Real love is not like that. When we fall in love, there is a period of idealization. Gary Chapman, the author of The Five Love Languages, refers to this as the ‘in-love’ phase. He theorizes that this phase lasts anywhere from 6 months to 2 years and during this phase we see the other person in an idealized light. We may not notice the things about them that we are not compatible with. We look at our beloved with rose-colored glasses.

After that ‘in-love’ period is over, we need to choose to stay in love with our partner. Love is a choice we make every day. We choose to love the person we marry or spend our life with. We must actively decide that that love is worth something to us and that person means a great deal to us. We learn to communicate with them in their love language.

Chapman talks about five love languages. They are:

  1. Word of Affirmation
  2. Physical Touch
  3. Quality Time
  4. Acts of Service
  5. And Gift Giving

Everyone has a different love language. Very rarely do two people with the same love language fall in love with each other. When that happens, they may speak a different dialect of that language. For example, my love language is quality time. I want my husband to spend time with me not watching TV or engaging in other distractions. I want his full attention and to know that he is listening to me. That says he loves me.

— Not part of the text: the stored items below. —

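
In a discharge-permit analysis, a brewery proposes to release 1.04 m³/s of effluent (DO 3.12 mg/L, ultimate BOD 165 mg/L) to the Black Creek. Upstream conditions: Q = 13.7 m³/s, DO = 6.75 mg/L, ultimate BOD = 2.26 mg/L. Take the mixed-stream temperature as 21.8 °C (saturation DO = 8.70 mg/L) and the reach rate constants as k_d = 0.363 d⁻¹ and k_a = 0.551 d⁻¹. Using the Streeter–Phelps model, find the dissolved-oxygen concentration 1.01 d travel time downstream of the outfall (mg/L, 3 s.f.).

Mixed DO = (13.7×6.75 + 1.04×3.12)/(13.7+1.04) = 95.72/14.74 = 6.494 mg/L.
Mixed L₀ = (13.7×2.26 + 1.04×165)/(14.74) = 202.6/14.74 = 13.74 mg/L.
Initial deficit D₀ = C_s − DO₀ = 8.70 − 6.494 = 2.206 mg/L.
D(1.01) = [0.363×13.74/(0.551−0.363)](e^(−0.363×1.01) − e^(−0.551×1.01)) + 2.206 e^(−0.551×1.01)
= 26.53 × (0.6931 − 0.5732) + 2.206 × 0.5732 = 4.445 mg/L.
DO = 8.70 − 4.445 = 4.255 mg/L.

DO ≈ 4.26 mg/L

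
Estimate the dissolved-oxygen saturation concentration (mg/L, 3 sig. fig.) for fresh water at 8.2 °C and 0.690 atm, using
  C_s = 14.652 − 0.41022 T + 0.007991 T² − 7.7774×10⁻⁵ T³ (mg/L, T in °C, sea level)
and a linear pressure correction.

C_s ≈ 8.13 mg/L

At sea level: C_s = 14.652 − 0.41022×8.2 + 0.007991×8.2² − 7.7774×10⁻⁵×8.2³ = 11.78 mg/L.
Pressure correction: C_s' = 11.78 × 0.690 = 8.130 mg/L.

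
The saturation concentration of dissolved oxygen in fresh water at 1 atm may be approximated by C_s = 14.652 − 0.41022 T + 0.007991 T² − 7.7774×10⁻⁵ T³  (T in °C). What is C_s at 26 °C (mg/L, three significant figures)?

C_s = 14.652 − 0.41022×26 + 0.007991×26² − 7.7774×10⁻⁵×26³ = 8.021 mg/L.

C_s ≈ 8.02 mg/L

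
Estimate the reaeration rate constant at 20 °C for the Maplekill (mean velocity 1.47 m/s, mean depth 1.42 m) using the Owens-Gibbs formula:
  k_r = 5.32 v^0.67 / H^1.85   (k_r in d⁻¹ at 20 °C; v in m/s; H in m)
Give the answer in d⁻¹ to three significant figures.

k_r ≈ 3.60 d⁻¹

k_r = 5.32 × 1.47^0.67 / 1.42^1.85 = 5.32 × 1.295 / 1.913 = 3.600 d⁻¹.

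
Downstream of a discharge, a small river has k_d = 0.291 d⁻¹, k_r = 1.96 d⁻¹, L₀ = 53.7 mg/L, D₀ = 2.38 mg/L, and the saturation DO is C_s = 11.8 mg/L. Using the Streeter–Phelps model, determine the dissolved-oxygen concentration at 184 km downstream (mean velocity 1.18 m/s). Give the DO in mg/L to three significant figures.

DO ≈ 6.47 mg/L

Travel time t = x/v = 184 km / (1.18 m/s) = 184000 m / 1.18 m/s = 155900 s = 1.805 d.
k_d L₀/(k_r−k_d) = 0.291×53.7/(1.96−0.291) = 15.63/1.669 = 9.363 mg/L.
e^(−k_d t) = e^(−0.291×1.805) = 0.5914; e^(−k_r t) = e^(−1.96×1.805) = 0.02909.
D = 9.363 × (0.5914 − 0.02909) + 2.38 × 0.02909 = 5.265 + 0.06923 = 5.335 mg/L.
DO = C_s − D = 11.8 − 5.335 = 6.465 mg/L.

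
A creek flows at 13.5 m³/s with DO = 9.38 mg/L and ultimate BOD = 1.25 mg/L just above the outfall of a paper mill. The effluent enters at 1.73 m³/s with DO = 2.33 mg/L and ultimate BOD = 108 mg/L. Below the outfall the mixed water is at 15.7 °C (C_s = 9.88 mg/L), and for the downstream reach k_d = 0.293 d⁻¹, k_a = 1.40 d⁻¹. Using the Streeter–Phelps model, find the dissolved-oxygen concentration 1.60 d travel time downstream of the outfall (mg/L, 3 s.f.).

Mixed DO = (13.5×9.38 + 1.73×2.33)/(13.5+1.73) = 130.7/15.23 = 8.579 mg/L.
Mixed L₀ = (13.5×1.25 + 1.73×108)/(15.23) = 203.7/15.23 = 13.38 mg/L.
Initial deficit D₀ = C_s − DO₀ = 9.88 − 8.579 = 1.301 mg/L.
D(1.60) = [0.293×13.38/(1.40−0.293)](e^(−0.293×1.60) − e^(−1.40×1.60)) + 1.301 e^(−1.40×1.60)
= 3.540 × (0.6258 − 0.1065) + 1.301 × 0.1065 = 1.977 mg/L.
DO = 9.88 − 1.977 = 7.903 mg/L.

DO ≈ 7.90 mg/L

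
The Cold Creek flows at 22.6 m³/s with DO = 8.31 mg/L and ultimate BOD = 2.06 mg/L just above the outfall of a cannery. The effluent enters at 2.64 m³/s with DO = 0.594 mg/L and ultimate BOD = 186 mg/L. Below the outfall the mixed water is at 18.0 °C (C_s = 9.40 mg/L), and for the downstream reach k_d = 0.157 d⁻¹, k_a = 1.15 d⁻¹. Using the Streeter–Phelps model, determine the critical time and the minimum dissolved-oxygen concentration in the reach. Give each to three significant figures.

Mixed DO = (22.6×8.31 + 2.64×0.594)/(22.6+2.64) = 189.4/25.24 = 7.503 mg/L.
Mixed L₀ = (22.6×2.06 + 2.64×186)/(25.24) = 537.6/25.24 = 21.30 mg/L.
Initial deficit D₀ = C_s − DO₀ = 9.40 − 7.503 = 1.897 mg/L.
t_c = (1/0.9930) ln[(1.15/0.157)(1 − 1.897×0.9930/(0.157×21.30))] = 1.007 × ln(3.199) = 1.171 d.
D_c = (0.157/1.15) × 21.30 × e^(−0.157×1.171) = 0.1365 × 21.30 × 0.8321 = 2.420 mg/L.
Minimum DO = 9.40 − 2.420 = 6.980 mg/L.

t_c ≈ 1.17 d; minimum DO ≈ 6.98 mg/L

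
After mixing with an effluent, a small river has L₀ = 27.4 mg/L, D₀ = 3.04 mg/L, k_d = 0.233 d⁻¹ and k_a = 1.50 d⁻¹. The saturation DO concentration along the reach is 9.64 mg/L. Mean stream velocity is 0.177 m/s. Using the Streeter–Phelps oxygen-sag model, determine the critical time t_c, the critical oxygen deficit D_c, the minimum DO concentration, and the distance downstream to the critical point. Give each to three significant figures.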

He, however, is an acts of service guy. He wants me to do things for him like he does for me. He’s a great husband and sometimes we get into difficulties because our love tanks aren’t full. Usually, mine empties quicker than his. However, we try really hard to communicate with each other in our love languages. It’s not always easy, but it’s always worth it.

When you truly love someone, you stick it out. Love everlasting may not be a fairytale but it’s worth pursuing and working on.